A quick change of socks at Dry Fork, grabed my iPod (which I was reserving for emergency use) and I blasted the next 7.5 miles out to the Cow Camp aid station over muddy, rutted jeep trails with lots of stream crossings. I stopped at Cow Camp to do some preventative maintenance on the feet which had been wet for most of the day and were beginning to prune. I passed a few folks on the next section heading to Bear Camp and the really wild side of the course heading toward Footbridge. Here I met up again with a guy I had spent much of the early miles with, John Teeples of Georgia, who was running well with Kyle Amos from Kansas. We had a blast running together and talking about everything from race directing to raising kids. We ended up running together all through the night and most of Saturday.

The time went by quickly with the sun lingering just long enough to give us good light as we got down a very steep and rocky section to Footbridge at mi 46 around 9:00 pm. A quick out and back section brought us back to Footbridge and then we hit the 50 mile point around 10.5 hrs. We turned on the lights and made our way through the short solstice night running all the flats and downhills and walking the uphills at a good pace. There were a lot of tricky technical downhill sections but our lighting was good and all 3 of us were comfortable running at night. Kyle really kep the pace up here and John and I just let it flow as we passed a lot of folks who slowed down as the settled into the night.

The climb up to Bear Camp was tough but we did well for "flat landers" even passing a couple guys from Colorado here. At Bear Camp I changed socks again and rather than carry my wet ones with me, threw them on the fire there. They had served me well on many training runs and at Quicksilver 50 and this seemed like the most honorable burial I could give them.

Dawn caught up with us at 4:45 am around Cow Camp, mi 74. A quick stop for some soup and then the big climb up over Riley Point again. At this point I started thinking about the time and realized that we were probably "on pace" for sub 24hrs (whatever the hell that means with 25 miles to go).

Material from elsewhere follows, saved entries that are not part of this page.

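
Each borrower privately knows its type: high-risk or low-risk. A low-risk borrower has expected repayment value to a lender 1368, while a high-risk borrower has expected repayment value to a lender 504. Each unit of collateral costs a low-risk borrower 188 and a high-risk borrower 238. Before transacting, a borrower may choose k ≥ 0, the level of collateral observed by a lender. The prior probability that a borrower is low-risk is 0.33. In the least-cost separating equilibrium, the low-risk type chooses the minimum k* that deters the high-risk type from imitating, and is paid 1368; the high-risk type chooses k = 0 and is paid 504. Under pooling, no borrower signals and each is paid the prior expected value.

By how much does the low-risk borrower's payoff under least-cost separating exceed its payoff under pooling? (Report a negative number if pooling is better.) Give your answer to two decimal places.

-103.61

Least-cost separating signal: k* solves 504 = 1368 − 238·k*, so k* = (1368 − 504)/238 ≈ 3.6303.
Low-risk type's separating payoff: 1368 − 188 × k* = 1368 − 188 × (1368 − 504)/238 = 1368 − 162432/238 ≈ 685.5126.
Pooling payoff: 0.33 × 1368 + 0.67 × 504 = 789.12.
Difference: 685.5126 − 789.12 = -103.6074, i.e. -103.61 to two decimal places.
The low-risk type would prefer the pooling outcome.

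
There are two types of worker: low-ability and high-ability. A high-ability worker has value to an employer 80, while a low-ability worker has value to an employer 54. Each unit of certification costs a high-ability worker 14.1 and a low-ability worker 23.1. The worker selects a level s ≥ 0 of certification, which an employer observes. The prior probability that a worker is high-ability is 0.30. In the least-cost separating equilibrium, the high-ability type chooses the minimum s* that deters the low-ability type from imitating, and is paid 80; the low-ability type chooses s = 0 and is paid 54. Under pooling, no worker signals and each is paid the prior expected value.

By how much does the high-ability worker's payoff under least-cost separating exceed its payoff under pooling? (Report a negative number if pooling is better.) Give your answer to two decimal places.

2.33

Least-cost separating signal: s* solves 54 = 80 − 23.1·s*, so s* = (80 − 54)/23.1 ≈ 1.1255.
High-ability type's separating payoff: 80 − 14.1 × s* = 80 − 14.1 × (80 − 54)/23.1 = 80 − 366.6/23.1 ≈ 64.1299.
Pooling payoff: 0.30 × 80 + 0.70 × 54 = 61.8.
Difference: 64.1299 − 61.8 = 2.3299, i.e. 2.33 to two decimal places.
The high-ability type prefers to separate.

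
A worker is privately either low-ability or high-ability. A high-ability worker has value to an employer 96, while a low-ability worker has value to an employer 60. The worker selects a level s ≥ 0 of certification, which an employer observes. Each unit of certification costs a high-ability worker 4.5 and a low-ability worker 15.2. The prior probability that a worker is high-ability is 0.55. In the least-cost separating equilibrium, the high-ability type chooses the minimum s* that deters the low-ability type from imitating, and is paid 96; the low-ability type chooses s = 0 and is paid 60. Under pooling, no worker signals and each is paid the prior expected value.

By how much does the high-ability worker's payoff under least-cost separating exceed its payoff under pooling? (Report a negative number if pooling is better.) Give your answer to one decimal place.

Least-cost separating signal: s* solves 60 = 96 − 15.2·s*, so s* = (96 − 60)/15.2 ≈ 2.3684.
High-ability type's separating payoff: 96 − 4.5 × s* = 96 − 4.5 × (96 − 60)/15.2 = 96 − 162/15.2 ≈ 85.342.
Pooling payoff: 0.55 × 96 + 0.45 × 60 = 79.8.
Difference: 85.342 − 79.8 = 5.542, i.e. 5.5 to one decimal place.
The high-ability type prefers to separate.

5.5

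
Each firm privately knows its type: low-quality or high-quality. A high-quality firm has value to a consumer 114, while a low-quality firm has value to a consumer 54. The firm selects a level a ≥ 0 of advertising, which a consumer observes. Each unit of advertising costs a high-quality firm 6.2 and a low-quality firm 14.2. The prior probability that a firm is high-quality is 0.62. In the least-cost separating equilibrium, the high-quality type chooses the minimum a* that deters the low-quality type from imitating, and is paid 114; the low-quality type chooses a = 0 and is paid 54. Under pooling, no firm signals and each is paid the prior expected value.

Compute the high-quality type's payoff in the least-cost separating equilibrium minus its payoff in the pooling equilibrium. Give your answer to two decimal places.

-3.40

Least-cost separating signal: a* solves 54 = 114 − 14.2·a*, so a* = (114 − 54)/14.2 ≈ 4.2254.
High-quality type's separating payoff: 114 − 6.2 × a* = 114 − 6.2 × (114 − 54)/14.2 = 114 − 372/14.2 ≈ 87.8028.
Pooling payoff: 0.62 × 114 + 0.38 × 54 = 91.2.
Difference: 87.8028 − 91.2 = -3.3972, i.e. -3.40 to two decimal places.
The high-quality type would prefer the pooling outcome.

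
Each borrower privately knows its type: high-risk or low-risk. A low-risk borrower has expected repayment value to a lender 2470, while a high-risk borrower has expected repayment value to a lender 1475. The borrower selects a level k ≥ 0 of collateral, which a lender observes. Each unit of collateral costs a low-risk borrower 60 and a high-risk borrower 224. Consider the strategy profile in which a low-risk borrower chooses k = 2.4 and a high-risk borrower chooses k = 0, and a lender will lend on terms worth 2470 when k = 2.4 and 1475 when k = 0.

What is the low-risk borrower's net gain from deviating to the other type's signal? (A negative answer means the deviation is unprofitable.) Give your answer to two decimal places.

-851.00

Playing k = 2.4 the low-risk borrower receives 2470 − 60 × 2.4 = 2326.
Deviating to k = 0 yields 1475 instead.
Gain from deviating: 1475 − 2326 = -851.00.
The gain is negative, so the low-risk type's incentive-compatibility constraint is satisfied.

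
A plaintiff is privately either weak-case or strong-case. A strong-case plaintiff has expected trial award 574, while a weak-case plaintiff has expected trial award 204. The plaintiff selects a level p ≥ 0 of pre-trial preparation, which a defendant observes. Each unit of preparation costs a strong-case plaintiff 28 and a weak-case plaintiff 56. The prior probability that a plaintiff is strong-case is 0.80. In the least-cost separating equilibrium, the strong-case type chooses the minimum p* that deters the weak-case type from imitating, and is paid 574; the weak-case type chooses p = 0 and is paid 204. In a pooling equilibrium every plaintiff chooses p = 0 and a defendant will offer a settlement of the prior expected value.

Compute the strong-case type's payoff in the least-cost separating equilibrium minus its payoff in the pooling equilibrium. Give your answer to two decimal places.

-111.00

Least-cost separating signal: p* solves 204 = 574 − 56·p*, so p* = (574 − 204)/56 ≈ 6.6071.
Strong-case type's separating payoff: 574 − 28 × p* = 574 − 28 × (574 − 204)/56 = 574 − 10360/56 = 389.
Pooling payoff: 0.80 × 574 + 0.20 × 204 = 500.
Difference: 389 − 500 = -111.00.
The strong-case type would prefer the pooling outcome.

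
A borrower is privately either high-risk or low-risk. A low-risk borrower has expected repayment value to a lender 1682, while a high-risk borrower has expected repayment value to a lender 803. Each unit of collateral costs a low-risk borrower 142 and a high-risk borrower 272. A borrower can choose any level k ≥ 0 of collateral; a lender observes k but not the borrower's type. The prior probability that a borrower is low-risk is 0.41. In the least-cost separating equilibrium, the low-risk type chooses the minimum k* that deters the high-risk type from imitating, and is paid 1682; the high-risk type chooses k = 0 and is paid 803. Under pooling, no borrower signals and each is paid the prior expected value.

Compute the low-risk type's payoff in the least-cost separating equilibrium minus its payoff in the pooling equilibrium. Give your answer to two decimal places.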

We moved well up to Riley Point and then were pleased to find that the night time conditions had frozen the snow and mud, making it much more runnable! This was the luxury of getting there quickly and many of the middle pack runners would be slipping a sliding through this section a few hours after we passed. Kyle got ahead of us by 10 mins here but John and I stuck together. We had to dig a little to ran some of the flats up at 8500' but managed to hold on and then descended into Dry Fork at 7:00am for the 3rd time at mi 82.7. That left 4 hrs to cover the remaining 17 miles for a sub 24 finish, but we had a couple more climbs to contend with and then the heat of the canyons in the last stretch.

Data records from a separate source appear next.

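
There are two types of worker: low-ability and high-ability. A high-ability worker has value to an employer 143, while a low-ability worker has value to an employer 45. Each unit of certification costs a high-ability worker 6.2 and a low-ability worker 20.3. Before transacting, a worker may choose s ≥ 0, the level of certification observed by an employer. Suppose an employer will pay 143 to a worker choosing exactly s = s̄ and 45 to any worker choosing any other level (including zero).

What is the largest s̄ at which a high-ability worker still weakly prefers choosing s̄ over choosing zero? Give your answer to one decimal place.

Choosing s̄ yields the high-ability type 143 − 6.2·s̄; choosing zero yields 45.
The high-ability type is indifferent at 143 − 6.2·s̄ = 45, i.e. s̄ = (143 − 45) / 6.2 ≈ 15.8.
For any s̄ above 15.8 the high-ability type would rather pool at zero, so separation collapses.

15.8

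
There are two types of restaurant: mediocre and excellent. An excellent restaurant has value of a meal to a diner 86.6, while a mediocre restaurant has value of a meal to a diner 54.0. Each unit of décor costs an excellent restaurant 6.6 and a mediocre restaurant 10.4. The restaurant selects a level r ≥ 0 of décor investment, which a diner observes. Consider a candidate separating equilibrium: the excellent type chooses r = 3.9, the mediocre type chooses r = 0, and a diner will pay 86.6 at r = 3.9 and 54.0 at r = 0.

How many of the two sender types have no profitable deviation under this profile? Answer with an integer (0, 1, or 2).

2

Mediocre type: stay at 0 → 54.0; mimic → 86.6 − 10.4 × 3.9 = 46.04. IC holds (54.0 ≥ 46.04).
Excellent type: signal → 86.6 − 6.6 × 3.9 = 60.86; deviate to 0 → 54.0. IC holds (60.86 ≥ 54.0).
2 of 2 constraints hold, so this is a separating equilibrium.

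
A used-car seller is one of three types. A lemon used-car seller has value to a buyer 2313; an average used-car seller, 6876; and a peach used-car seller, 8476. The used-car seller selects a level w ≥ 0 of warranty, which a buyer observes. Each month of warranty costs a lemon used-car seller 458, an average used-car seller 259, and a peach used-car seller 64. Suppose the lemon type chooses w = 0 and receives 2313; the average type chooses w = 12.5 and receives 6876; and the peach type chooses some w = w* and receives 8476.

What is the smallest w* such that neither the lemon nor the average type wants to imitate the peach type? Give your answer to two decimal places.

18.68

Average type (on-path payoff 6876 − 259×12.5 = 3638.5) won't mimic when 3638.5 ≥ 8476 − 259·w*, i.e. w* ≥ 18.68.
Lemon type (on-path payoff 2313) won't mimic when 2313 ≥ 8476 − 458·w*, i.e. w* ≥ 13.46.
Both must hold, so w* = max(13.46, 18.68) = 18.68. The average type's constraint binds.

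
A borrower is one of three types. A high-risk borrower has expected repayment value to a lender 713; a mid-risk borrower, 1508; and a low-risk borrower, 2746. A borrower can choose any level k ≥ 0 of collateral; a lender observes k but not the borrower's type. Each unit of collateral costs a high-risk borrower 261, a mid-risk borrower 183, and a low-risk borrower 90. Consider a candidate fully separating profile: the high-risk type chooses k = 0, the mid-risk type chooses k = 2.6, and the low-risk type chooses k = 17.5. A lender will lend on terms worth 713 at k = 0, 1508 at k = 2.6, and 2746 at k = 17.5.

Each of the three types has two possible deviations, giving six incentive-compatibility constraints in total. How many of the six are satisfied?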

We took off from Dry Fork at 7:06 and walked quickly up a long uphill section, running quickly when it flattened out. I found this section to be some of the most enjoyable running of the course - lots of very narrow winding single track that was just technical enough to keep you awake. We passed a couple more folks here. Then a steep climb before descending into Tongue River Canyon. We hammered the narrow rocky downhill trails here, quickly reeling in another runner, Tim Englund from WA. As we approached him we noticed he had lost a shoe in the mud near a stream crossing and was struggling to get it back on and get moving. He looked a little disappointed to be dropping back 2 places at this stage of the race (he must have been in 8th or so), so as we passed I told him we were on a mission to break 24 and encouraged him to come along. He had gotten some bad information about the distance remaining and was surprised that sub 24 was still possible. He quickly perked up and we welcomed him to our little group, exchanging information on pace and distance remaining.

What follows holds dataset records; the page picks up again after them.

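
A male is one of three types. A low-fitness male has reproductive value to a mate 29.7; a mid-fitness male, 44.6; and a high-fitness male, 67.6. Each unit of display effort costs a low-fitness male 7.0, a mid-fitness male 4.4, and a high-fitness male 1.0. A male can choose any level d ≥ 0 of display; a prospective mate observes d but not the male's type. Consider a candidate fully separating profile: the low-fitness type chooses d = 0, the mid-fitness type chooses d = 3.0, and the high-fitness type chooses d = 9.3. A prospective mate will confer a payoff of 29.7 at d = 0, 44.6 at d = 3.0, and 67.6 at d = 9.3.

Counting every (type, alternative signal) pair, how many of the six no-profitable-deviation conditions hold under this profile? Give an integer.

6

Mid-fitness (own payoff 44.6 − 4.4×3.0 = 31.4): to d=0 gives 29.7 → no gain ✓; to d=9.3 gives 67.6 − 4.4×9.3 = 26.68 → no gain ✓.
Low-fitness (own payoff 29.7): to d=3.0 gives 44.6 − 7.0×3.0 = 23.6 → no gain ✓; to d=9.3 gives 67.6 − 7.0×9.3 = 2.5 → no gain ✓.
High-fitness (own payoff 67.6 − 1.0×9.3 = 58.3): to d=0 gives 29.7 → no gain ✓; to d=3.0 gives 44.6 − 1.0×3.0 = 41.6 → no gain ✓.
6 of the 6 constraints hold; this profile is a separating equilibrium.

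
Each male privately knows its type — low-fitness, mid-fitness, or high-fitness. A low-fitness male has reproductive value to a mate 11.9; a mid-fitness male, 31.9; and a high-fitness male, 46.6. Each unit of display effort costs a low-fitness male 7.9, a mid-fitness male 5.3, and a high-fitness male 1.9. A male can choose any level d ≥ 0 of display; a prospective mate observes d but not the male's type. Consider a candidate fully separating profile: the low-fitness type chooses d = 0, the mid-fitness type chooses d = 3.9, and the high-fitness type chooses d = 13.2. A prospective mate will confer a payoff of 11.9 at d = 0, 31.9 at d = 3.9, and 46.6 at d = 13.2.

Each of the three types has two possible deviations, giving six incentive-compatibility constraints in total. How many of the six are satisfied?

4

Low-fitness (own payoff 11.9): to d=3.9 gives 31.9 − 7.9×3.9 = 1.09 → no gain ✓; to d=13.2 gives 46.6 − 7.9×13.2 = -57.68 → no gain ✓.
High-fitness (own payoff 46.6 − 1.9×13.2 = 21.52): to d=0 gives 11.9 → no gain ✓; to d=3.9 gives 31.9 − 1.9×3.9 = 24.49 → profitable ✗.
Mid-fitness (own payoff 31.9 − 5.3×3.9 = 11.23): to d=0 gives 11.9 → profitable ✗; to d=13.2 gives 46.6 − 5.3×13.2 = -23.36 → no gain ✓.
4 of the 6 constraints hold; not an equilibrium.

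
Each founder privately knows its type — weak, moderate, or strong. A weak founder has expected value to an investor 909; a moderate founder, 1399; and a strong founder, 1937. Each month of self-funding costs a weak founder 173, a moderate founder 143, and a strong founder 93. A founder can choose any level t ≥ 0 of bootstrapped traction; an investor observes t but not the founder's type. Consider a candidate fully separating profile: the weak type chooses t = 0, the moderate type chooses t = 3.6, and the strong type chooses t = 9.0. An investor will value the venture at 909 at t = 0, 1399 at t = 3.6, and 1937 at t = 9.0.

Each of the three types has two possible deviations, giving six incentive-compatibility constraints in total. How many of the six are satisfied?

5

Weak (own payoff 909): to t=3.6 gives 1399 − 173×3.6 = 776.2 → no gain ✓; to t=9.0 gives 1937 − 173×9.0 = 380 → no gain ✓.
Moderate (own payoff 1399 − 143×3.6 = 884.2): to t=0 gives 909 → profitable ✗; to t=9.0 gives 1937 − 143×9.0 = 650 → no gain ✓.
Strong (own payoff 1937 − 93×9.0 = 1100): to t=0 gives 909 → no gain ✓; to t=3.6 gives 1399 − 93×3.6 = 1064.2 → no gain ✓.
5 of the 6 constraints hold; not an equilibrium.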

We slowed down a bit as we approached the Lower Sheep Aid Station at mi 92.6 and a pack of folks joined us, including someone with a Patagonia Ultrarunning Team jersey who had been stalking us since Dry Fork (Oh that was Roch Horton! We'd been swapping positions with him and his pacer since the turnaround). Someone on the trail told us we had 10 miles remaining at this point and everyone shot forward, blowing through the aid station thinking sub 24 was going to be tight. I lingered a bit to get some mountain dew and checked my GPS which said we had 7.5 miles left. I asked the guy again and he said that yes it was really 7.5 but that he had just told the rest of the folks 10 miles! At this point I had 1:50 minutes left to come in under 24hrs and after doing the math it became pretty clear that it was in the bag. I figured I was somewhere around 12th, but within striking distance of 8th. I ran a bit farther at a good pace while doing a quick inventory of my goals, finally deciding around mi 94 that I'd be satisfied with anything sub 24. The real celebration started as I peeled off the single track at mile 95 to the cheers of the aid station volunteers there. At this point it was easy gravel roads to the finish and mild temps (later runners would face 90+ here in direct sun). I was all alone this last hour for the first time since mile 35 and it was nice to reflect on the events of the day, the training I'd put in for this, and the new friends I'd soon see at the finish.

Coming in to the finish at Scott Park in 23:42 I was greeted by cheers from Kyle, John and Tim. This was a PR by nearly 4 hrs over my 2000 Western States 100 and I hit my stretch goal. Elena and Paula showed up surprised to see me about 30 minutes later (the mark of a good run) and Squonk joined us around 7:50 after finishing up the 50 miler and taking some great pictures that are posted out here.

Results are here. In addition to getting a new 100M Buckle, I was inducted into the "Rusty Spur Club" for sub 24hr finishers and will be getting a special award in the mail any day (see picture left). The Rusty Spur Club is akin to Wasatch's "Royal Order of the Crimson Cheetah" or Uwharrie's "Organ Donor" list. A nice addition to the resume.

All in all this was an extremely well run event and one of the most beautiful locations I've ever run. Highly recommended!

Thursday, June 19, 2008

The night before Bighorn

Drop bags are packed and en route to Dry Fork and Footbridge Aid Stations.

Nickel sized hail outside...

Scott Jurek

I met Scott Jurek at the Bighorn 100M Packet Pickup this evening and got some great tips on nutrition and hydration. 3 quick tips from Scott...

1: Your body needs carbs during ultras. I knew that but never knew how much. Scott says take your body weight in kilograms (divide lbs by 2.2) then multiply by .7. That's the number of grams of carbs you need per hour. Cool!!

2: Dehydration is bad, but don't panic if you're only 1-3% below your starting weight. At 4% you better be focused on getting back on track quickly, because it's a slippery slope to 5%+. At 5% you're likely experiencing nausea. A sweat test will give you a good indication of how much you need to drink. Sweat test procedures are i) weigh yourself naked, ii) run 60 minutes without drinking or urinating, iii) weigh yourself naked again, iv) Subtract iii from i. For each lb you loose that's 16 ounces of fluid you need per hour to remain at constant weight.

3: Electrolytes are key, particularly sodium. How much you need really depends on your body mass and how much you sweat. Find what works for you under different conditions (e.g. you need more electrolytes when it's hot). Be careful if you're gaining weight. Many runners will increase electrolytes at this point, but it is probably better to stop drinking until you start peeing again.

Yellowstone National Park

Yellowstone is every bit as majestic as they say it is. I'll write more later... too much going on!